Do We Need a Difference Pipeline?

Frederick A. Miller Next month, two of the consultants from our Firm will attend a diversity summit in London. The session descriptions convey that people at the highest levels of global industry are asking serious questions about diversity and inclusion. In one case, though, I wonder about a different way to approach the issue.

The summit brochure describes an event whose language resonates with our thinking in many respects. The Diversity Summit 2012 (6 December in London), sponsored by the organization that publishes The Economist magazine, is bringing together 150 senior executives from some of the world’s most respected organizations, including the World Bank, FedEx Express, Deutsche Bank, and Wal-Mart. Together with psychologists, anthropologists, linguists, and others, they will hold high-level discussions on “the value of inclusion.” One theme that runs through the brochure is the link between inclusion and performance, a key to our Inclusion as the HOW® framework.

But the description for one panel discussion, titled “Strengthening the Diversity Pipeline,” poses the following questions: “Why are most efforts to build diversity into the pipeline still not working—particularly those aimed at boosting diversity in the boardroom? What more needs to be done to improve the pipeline…and ensure potential talent, from any and every background, is not overlooked?”

These questions point to a critical reality.
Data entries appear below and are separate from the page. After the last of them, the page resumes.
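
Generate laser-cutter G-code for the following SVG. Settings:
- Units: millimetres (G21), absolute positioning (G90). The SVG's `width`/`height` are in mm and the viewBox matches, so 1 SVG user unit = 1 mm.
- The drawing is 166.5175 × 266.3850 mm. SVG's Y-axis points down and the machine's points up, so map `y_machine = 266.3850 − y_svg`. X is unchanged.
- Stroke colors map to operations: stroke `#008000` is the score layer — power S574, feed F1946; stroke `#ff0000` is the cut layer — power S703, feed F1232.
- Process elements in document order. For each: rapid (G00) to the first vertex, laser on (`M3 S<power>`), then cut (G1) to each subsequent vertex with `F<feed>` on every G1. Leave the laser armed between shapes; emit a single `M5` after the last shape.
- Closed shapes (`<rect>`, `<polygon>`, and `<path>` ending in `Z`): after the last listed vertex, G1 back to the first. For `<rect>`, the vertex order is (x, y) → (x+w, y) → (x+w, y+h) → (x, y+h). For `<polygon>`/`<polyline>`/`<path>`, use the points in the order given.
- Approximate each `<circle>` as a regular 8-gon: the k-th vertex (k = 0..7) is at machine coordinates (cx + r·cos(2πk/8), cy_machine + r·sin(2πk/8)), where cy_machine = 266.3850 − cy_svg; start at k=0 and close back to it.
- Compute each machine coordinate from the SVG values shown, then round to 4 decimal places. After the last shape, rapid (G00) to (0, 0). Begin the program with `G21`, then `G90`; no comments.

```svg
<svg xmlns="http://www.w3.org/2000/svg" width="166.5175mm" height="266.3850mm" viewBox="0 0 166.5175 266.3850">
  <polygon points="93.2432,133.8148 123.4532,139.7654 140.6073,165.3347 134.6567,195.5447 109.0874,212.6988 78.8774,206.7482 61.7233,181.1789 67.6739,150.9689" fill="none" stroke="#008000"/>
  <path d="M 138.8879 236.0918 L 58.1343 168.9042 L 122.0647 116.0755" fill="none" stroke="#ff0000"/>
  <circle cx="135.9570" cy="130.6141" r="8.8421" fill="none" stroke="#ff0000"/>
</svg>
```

G21
G90
G00 X93.2432 Y132.5702
M3 S574
G1 X123.4532 Y126.6196 F1946
G1 X140.6073 Y101.0503 F1946
G1 X134.6567 Y70.8403 F1946
G1 X109.0874 Y53.6862 F1946
G1 X78.8774 Y59.6368 F1946
G1 X61.7233 Y85.2061 F1946
G1 X67.6739 Y115.4161 F1946
G1 X93.2432 Y132.5702 F1946
G00 X138.8879 Y30.2932
M3 S703
G1 X58.1343 Y97.4808 F1232
G1 X122.0647 Y150.3095 F1232
G00 X144.7991 Y135.7709
M3 S703
G1 X142.2093 Y142.0232 F1232
G1 X135.9570 Y144.6130 F1232
G1 X129.7047 Y142.0232 F1232
G1 X127.1149 Y135.7709 F1232
G1 X129.7047 Y129.5186 F1232
G1 X135.9570 Y126.9288 F1232
G1 X142.2093 Y129.5186 F1232
G1 X144.7991 Y135.7709 F1232
M5
G00 X0.0000 Y0.0000

1 u = 1 mm; y_m = 266.3850 − y.

[1] `<polygon>` regular polygon, #008000→score S574 F1946: (93.2432,132.5702) → (123.4532,126.6196) → (140.6073,101.0503) → (134.6567,70.8403) → (109.0874,53.6862) → (78.8774,59.6368) → (61.7233,85.2061) → (67.6739,115.4161) → (93.2432,132.5702) (closed)

[2] `<path>` open polyline, #ff0000→cut S703 F1232: (138.8879,30.2932) → (58.1343,97.4808) → (122.0647,150.3095)

[3] `<circle>` circle, #ff0000→cut S703 F1232: (144.7991,135.7709) → (142.2093,142.0232) → (135.9570,144.6130) → (129.7047,142.0232) → (127.1149,135.7709) → (129.7047,129.5186) → (135.9570,126.9288) → (142.2093,129.5186) → (144.7991,135.7709) (closed)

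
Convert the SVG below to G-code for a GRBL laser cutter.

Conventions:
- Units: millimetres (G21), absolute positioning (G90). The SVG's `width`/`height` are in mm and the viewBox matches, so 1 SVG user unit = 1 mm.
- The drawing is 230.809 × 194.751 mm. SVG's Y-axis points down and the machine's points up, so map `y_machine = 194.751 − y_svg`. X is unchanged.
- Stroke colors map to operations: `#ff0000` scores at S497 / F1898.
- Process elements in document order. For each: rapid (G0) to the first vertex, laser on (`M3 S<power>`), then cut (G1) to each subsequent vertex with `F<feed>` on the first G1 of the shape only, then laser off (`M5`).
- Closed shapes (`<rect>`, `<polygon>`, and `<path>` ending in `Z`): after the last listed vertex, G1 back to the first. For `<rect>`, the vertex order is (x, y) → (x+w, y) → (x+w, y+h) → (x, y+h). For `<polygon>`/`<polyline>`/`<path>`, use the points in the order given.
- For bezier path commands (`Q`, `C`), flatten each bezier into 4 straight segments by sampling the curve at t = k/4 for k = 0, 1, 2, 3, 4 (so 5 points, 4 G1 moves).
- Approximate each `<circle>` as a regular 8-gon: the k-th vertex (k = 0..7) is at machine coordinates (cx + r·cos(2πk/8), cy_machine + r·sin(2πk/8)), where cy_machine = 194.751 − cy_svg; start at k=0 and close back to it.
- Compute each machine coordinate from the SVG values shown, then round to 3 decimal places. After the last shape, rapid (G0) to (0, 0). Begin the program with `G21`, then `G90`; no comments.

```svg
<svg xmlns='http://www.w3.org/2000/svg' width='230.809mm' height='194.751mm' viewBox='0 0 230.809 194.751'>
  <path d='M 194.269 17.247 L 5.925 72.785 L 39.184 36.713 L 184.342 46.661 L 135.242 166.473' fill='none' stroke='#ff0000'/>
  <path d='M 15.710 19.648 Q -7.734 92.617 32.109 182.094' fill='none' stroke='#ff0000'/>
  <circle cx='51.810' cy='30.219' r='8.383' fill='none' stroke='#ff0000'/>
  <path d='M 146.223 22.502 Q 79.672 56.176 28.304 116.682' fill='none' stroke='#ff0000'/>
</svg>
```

G21
G90
G0 X194.269 Y177.504
M3 S497
G1 X5.925 Y121.966 F1898
G1 X39.184 Y158.038
G1 X184.342 Y148.090
G1 X135.242 Y28.278
M5
G0 X15.710 Y175.103
M3 S497
G1 X7.943 Y137.587 F1898
G1 X8.088 Y98.007
G1 X16.143 Y56.364
G1 X32.109 Y12.657
M5
G0 X60.193 Y164.532
M3 S497
G1 X57.738 Y170.460 F1898
G1 X51.810 Y172.915
G1 X45.882 Y170.460
G1 X43.427 Y164.532
G1 X45.882 Y158.604
G1 X51.810 Y156.149
G1 X57.738 Y158.604
G1 X60.193 Y164.532
M5
G0 X146.223 Y172.249
M3 S497
G1 X113.896 Y153.735 F1898
G1 X83.468 Y131.867
G1 X54.937 Y106.645
G1 X28.304 Y78.069
M5
G0 X0.000 Y0.000

viewBox `0 0 230.809 194.751` with mm width/height → 1 unit = 1 mm. Flip: y_m = 194.751 − y_svg.

**Shape 1** — `<path>` open polyline, stroke `#ff0000` → score (S497, F1898). Machine vertices: (194.269,177.504) → (5.925,121.966) → (39.184,158.038) → (184.342,148.090) → (135.242,28.278). Open path.

**Shape 2** — `<path>` quadratic bezier, stroke `#ff0000` → score (S497, F1898). Control points (SVG): P0=(15.710,19.648), P1=(-7.734,92.617), P2=(32.109,182.094); sampled at t=k/4. Machine vertices: (15.710,175.103) → (7.943,137.587) → (8.088,98.007) → (16.143,56.364) → (32.109,12.657). Open path.

**Shape 3** — `<circle>` circle, stroke `#ff0000` → score (S497, F1898). Machine vertices: (60.193,164.532) → (57.738,170.460) → (51.810,172.915) → (45.882,170.460) → (43.427,164.532) → (45.882,158.604) → (51.810,156.149) → (57.738,158.604) → (60.193,164.532). Closed: final G1 returns to the first vertex.

**Shape 4** — `<path>` quadratic bezier, stroke `#ff0000` → score (S497, F1898). Control points (SVG): P0=(146.223,22.502), P1=(79.672,56.176), P2=(28.304,116.682); sampled at t=k/4. Machine vertices: (146.223,172.249) → (113.896,153.735) → (83.468,131.867) → (54.937,106.645) → (28.304,78.069). Open path.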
In many organizations, the “diversity pipeline” is missing. They have no consistent way to move individuals, including their differences, up the organization (as opposed to simply asking them to assimilate), providing a wider diversity of leadership around the globe.

Still, our experience at KJCG tells us that we can address this issue more effectively by thinking of inclusion on a foundational level: not as a pipeline to be filled, or an objective separate from the organization’s mission and strategy, but rather as the foundation for everything the organization does. When all people in the organization feel included, heard, and seen as individuals—when they have a sense of belonging, and there is a level of supportive energy and commitment from people around them—they contribute more of their best thinking and their best work, and their leadership abilities become visible. There is no need for a specific pipeline because more people have more opportunities to emerge as leaders—and be recognized as such—just by operating in an environment of inclusion.

Several foundational elements can help to create this environment:

  1. A systemic “inclusion breakthrough.” Many of our systems conspire to keep people in boxes. In particular, our long social history has sorted people into hierarchies of difference, conferring privilege on certain “one up” groups and withholding those privileges from those who are perceived as “one down.”  An awareness of, and attempt to erase, these hierarchies can free people to bring their differences without fear and make their leadership capabilities visible.
  2. A joining mindset. Most of us have been taught to approach others through judging: evaluating them before we even consider trusting them. This creates distance between people in organizations and prevents them (particularly those in categories perceived as one-down) from contributing fully. A shift to a joining mindset, however, enables people to approach others as worthy partners who can add value, unleashing their ability to do their best work and exhibit leadership.
  3. Inclusive behaviors. Such behaviors (like our 12 Inclusive Behaviors below) are the concrete expression of the joining mindset. They remove obsta­cles to participation, create a greater sense of safety, enable trust, and facilitate “right first time” interactions. Individuals feel valued, respected, and acknowledged for who they are; they add their value to the organization and are more willing to give their thinking and their discretionary energy.


Such an environment of inclusion not only fosters leaders but transforms the way the organization works. Through Inclusion as the HOW, the organization creates a safe place for everyone to bring their uniqueness, including their differences. Their different perspectives (or “street corners”) are seen as an asset to the organization, and they are sought out for opportunities to make larger and larger contributions to the organization.

When linked with performance in this way, inclusion gives organizations a competitive advantage in a world that is getting smaller and at the same time more complex. In such a world, differences in perspective—which together produce 360-degree vision of any issue or opportunity—are needed more than ever. By contrast, sameness in thinking is just not good enough anymore.

More than in many conferences, the global leaders at the Summit understand the value of inclusion and now want to move the conversation forward. We are looking forward to hearing from them and taking our part in that conversation.